Unterstützung der Partnerstadt Kati – Bau eines Frauenzentrums

Seit Anfang des Jahres 2009 unterhält Erfurt freundschaftliche Beziehungen zu Kati, einer Stadt in der nordafrikanischen Republik Mali, unweit der Hauptstadt Bamako.

Die Republik Mali, eine der ältesten Demokratien Afrikas, ist das viertärmste Land der Erde! Fast überall fehlt es am Allernötigsten!

Initiatoren der freundschaftlichen Beziehungen Erfurt-Kati waren die Botschafterin der Republik Mali in der Bundesrepublik Deutschland, Fatoumata Siré Diakite, welche im Jahr 2007 Erfurt als "Botschafterin des Monats" besuchte, sowie der Erfurter Oberbürgermeister Andreas Bausewein.

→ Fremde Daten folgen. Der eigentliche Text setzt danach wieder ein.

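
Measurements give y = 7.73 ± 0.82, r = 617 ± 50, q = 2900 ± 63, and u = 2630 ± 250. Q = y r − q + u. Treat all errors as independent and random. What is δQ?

687

Let p = y·r = 4770. δp/p = √((1·δy/y)² + (1·δr/r)²) = √(0.0113 + 0.00657) = 0.133, so δp = 637.
Q = p − q + u: δQ = √(δp² + δq² + δu²) = √(4.05e+05 + 3970 + 62500) = 687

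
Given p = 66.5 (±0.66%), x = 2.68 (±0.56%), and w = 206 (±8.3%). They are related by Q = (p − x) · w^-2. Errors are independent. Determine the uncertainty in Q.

Let u = p − x = 63.8. δu = √(δp² + δx²) = √(0.193 + 0.000225) = 0.439, so δu/u = 0.00688.
Q is then a monomial in u, w:
δQ/Q = √((δu/u)² + (-2·δw/w)²) = √(4.74e-05 + 0.0276) = 0.166
Q = 0.00150, so δQ = 0.166 × 0.00150 = 0.000250.

0.000250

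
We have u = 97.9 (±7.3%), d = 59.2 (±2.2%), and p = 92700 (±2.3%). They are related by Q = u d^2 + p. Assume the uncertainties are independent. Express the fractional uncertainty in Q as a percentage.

Let w = u·d^2 = 3.43e+05. δw/w = √((1·δu/u)² + (2·δd/d)²) = √(0.00533 + 0.00194) = 0.0852, so δw = 29200.
Q = w + p: δQ = √(δw² + δp²) = √(8.55e+08 + 4.55e+06) = 29300
Q = 4.36e+05, so δQ/Q = 29300/4.36e+05 = 0.0673.

6.73%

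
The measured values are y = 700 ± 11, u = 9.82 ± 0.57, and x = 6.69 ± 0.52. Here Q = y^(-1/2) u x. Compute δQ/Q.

0.0973

Q is a product of powers, so relative uncertainties combine in quadrature:
  (−½·δy/y)² = (-0.5×0.0157)² = 6.17e-05;  (1·δu/u)² = (1×0.0580)² = 0.00337;  (1·δx/x)² = (1×0.0777)² = 0.00604
δQ/Q = √(0.00947) = 0.0973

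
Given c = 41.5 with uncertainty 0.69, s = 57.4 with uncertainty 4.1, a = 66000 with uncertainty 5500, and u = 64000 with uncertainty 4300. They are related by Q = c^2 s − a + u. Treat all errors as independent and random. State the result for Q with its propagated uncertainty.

Let p = c^2·s = 98900. δp/p = √((2·δc/c)² + (1·δs/s)²) = √(0.00111 + 0.00510) = 0.0788, so δp = 7790.
Q = p − a + u: δQ = √(δp² + δa² + δu²) = √(6.07e+07 + 3.02e+07 + 1.85e+07) = 10500
Q = 96900.

96900 ± 10500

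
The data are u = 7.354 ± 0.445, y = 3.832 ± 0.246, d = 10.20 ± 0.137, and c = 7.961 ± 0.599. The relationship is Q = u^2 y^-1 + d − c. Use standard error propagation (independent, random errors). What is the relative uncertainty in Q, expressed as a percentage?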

Die Landeshauptstadt Erfurt hat sich sich zum Ziel gesetzt, die Stadt Kati im Rahmen einer Städtepartnerschaft zu unterstützen.

Zur Förderung der Entwicklungszusammenarbeit wird in der Stadt Kati ein Zentrum als Begegnungs-, Schulungs- und Produktionsstätte für Frauen und Frauenorganisationen errichtet.

In diesem Frauenzentrum sollen die Frauen Katis, darunter zahlreiche Witwen und Alleinerziehende, Hilfe zur Selbsthilfe erfahren. Die meisten von ihnen können weder lesen noch schreiben, deshalb werden Alphabetisierungskurse einen breiten Raum einnehmen. Neben einem Klassenraum gehören auch ein Mühlenraum, eine Färberei sowie Räume für die Verarbeitung des selbst angebauten Gemüses zum künftigen Zentrum.

Während des Aufenthaltes einer Erfurter Delegation Anfang 2011 wurde der Grundstein für das Frauenzentrum durch den Oberbürgermeister der Landeshauptstadt Erfurt Andreas Bausewein und den Bürgermeister von Kati Hamala Haidara gelegt.

Ein herzliches Dankeschön an alle Mitarbeiterinnen und Mitarbeiter der Stadtverwaltung Erfurt, die sich an der Aktion "Restcent" beteiligen. Es konnte eine Spende in Höhe von 3.000 Euro für den Bau des Frauenzentrums übergeben werden.